October 27, 2009

By Kathryn Kopchik

LEWISBURG, Pa. — Marc Manganaro will give the talk, "'Falling Towers': Joyce, Eliot, and the Salvage of Urban 'Culture'," on Thursday, Nov. 5, at 7:30 p.m. in the Smith Library of the Vaughan Literature Auditorium at Bucknell University.

The talk, which is free and open to the public, is sponsored by the Vivian Miller Fund for English, the Bucknell English department, and the University Lectureship Committee.

"Professor Manganaro's lecture will illuminate the interdisciplinary connections between two monumental modernist works of literature, James Joyce's Ulysses and T. S. Eliot's The Waste Land, with a particular focus upon how anthropology informed both works in their renderings of cultural decay and ruin," said John Rickard, professor of English at Bucknell.

Concept of culture
Manganaro, who is dean of Arts and Sciences and professor of English at Gonzaga University, has published numerous books and essays on literary modernism and anthropology. His 2002 book Culture, 1922: The Emergence of a Concept, was praised by anthropologist Clifford Geertz as "a most important work."

In this book, Manganaro traces the intellectual and institutional deployment of the culture concept in England and America in the first half of the 20th century, with the main focus on three works published in 1922, the watershed year of Modernism-Eliot's The Waste Land, Malinowski's Argonauts of the Western Pacific, and Joyce's Ulysses.

His other publications are Myth, Rhetoric, and the Voice of Authority: A Critique of Frazer, Eliot, Frye, and Campbell (1992); and Modernist Anthropology (1990).

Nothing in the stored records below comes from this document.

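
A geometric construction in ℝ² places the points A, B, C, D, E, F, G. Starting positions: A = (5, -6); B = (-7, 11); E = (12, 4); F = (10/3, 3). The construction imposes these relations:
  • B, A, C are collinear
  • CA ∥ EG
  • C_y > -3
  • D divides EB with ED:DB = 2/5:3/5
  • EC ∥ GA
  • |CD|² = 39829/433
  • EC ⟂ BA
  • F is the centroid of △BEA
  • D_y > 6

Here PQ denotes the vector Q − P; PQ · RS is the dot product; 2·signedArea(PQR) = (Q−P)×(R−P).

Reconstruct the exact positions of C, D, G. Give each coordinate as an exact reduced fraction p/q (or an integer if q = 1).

1. C_x = 1133/433  [B, A, C are collinear ∩ EC ⟂ BA]
2. C_y = -1136/433  [B, A, C are collinear ∩ EC ⟂ BA]
   → C = (1133/433, -1136/433)
3. D_x = 22/5  [D divides EB with ED:DB = 2/5:3/5]
4. D_y = 34/5  [D divides EB with ED:DB = 2/5:3/5]
   → D = (22/5, 34/5)
5. G_x = 6228/433  [EC ∥ GA ∩ CA ∥ EG]
6. G_y = 270/433  [EC ∥ GA ∩ CA ∥ EG]
   → G = (6228/433, 270/433)

C = (1133/433, -1136/433)
D = (22/5, 34/5)
G = (6228/433, 270/433)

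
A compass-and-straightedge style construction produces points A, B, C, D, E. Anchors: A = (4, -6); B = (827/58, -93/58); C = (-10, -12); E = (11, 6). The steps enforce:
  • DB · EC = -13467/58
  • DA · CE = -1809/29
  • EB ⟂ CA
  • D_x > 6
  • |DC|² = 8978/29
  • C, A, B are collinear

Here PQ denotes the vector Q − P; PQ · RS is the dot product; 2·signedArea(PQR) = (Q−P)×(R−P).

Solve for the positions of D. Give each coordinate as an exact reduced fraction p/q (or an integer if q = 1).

1. D_x = 179/29  [line 21·x + 18·y + -1113/29 = 0 ∩ |DC|² = 8978/29]
2. D_y = -147/29  [line 21·x + 18·y + -1113/29 = 0 ∩ |DC|² = 8978/29]
   → D = (179/29, -147/29)

D = (179/29, -147/29)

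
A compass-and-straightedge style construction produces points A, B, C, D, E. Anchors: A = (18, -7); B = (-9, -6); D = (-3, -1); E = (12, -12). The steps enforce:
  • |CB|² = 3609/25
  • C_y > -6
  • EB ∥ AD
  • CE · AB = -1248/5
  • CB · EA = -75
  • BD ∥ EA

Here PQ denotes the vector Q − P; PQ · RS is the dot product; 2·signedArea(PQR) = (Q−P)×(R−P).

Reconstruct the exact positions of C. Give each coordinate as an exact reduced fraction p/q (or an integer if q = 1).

C = (3, -27/5)

1. C_x = 3  [CE · AB = -1248/5 ∩ CB · EA = -75]
2. C_y = -27/5  [CE · AB = -1248/5 ∩ CB · EA = -75]
   → C = (3, -27/5)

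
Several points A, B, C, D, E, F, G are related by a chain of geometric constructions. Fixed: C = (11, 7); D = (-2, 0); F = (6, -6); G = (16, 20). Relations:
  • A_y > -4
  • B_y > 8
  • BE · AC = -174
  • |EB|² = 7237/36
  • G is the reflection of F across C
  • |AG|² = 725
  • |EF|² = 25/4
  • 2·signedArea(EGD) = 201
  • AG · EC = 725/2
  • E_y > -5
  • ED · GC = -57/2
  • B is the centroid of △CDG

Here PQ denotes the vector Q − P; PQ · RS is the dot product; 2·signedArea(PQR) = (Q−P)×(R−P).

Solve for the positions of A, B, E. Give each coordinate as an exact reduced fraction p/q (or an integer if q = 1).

1. B_x = 25/3  [B is the centroid of △CDG]
2. B_y = 9  [B is the centroid of △CDG]
   → B = (25/3, 9)
3. E_x = 4  [ED · GC = -57/2 ∩ 2·signedArea(EGD) = 201]
4. E_y = -9/2  [ED · GC = -57/2 ∩ 2·signedArea(EGD) = 201]
   → E = (4, -9/2)
5. A_x = 2  [AG · EC = 725/2 ∩ BE · AC = -174]
6. A_y = -3  [AG · EC = 725/2 ∩ BE · AC = -174]
   → A = (2, -3)

A = (2, -3)
B = (25/3, 9)
E = (4, -9/2)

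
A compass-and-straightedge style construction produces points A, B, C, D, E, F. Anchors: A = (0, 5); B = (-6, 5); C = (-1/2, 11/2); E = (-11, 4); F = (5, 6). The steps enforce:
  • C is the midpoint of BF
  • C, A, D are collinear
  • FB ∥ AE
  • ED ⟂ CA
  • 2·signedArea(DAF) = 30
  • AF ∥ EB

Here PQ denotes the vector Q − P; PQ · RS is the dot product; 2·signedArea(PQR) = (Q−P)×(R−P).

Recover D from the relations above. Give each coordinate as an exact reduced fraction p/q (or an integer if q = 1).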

The recipient of degrees from Nebraska, San Francisco State and North Carolina, Manganaro is a specialist on the relations between anthropology, folklore, myth and modern literature, criticism and theory. His recent research focuses on theories of travel and travel writing as well as the emergence and development of the culture concept. He teaches courses in literature and anthropology, cultural studies and Modernism.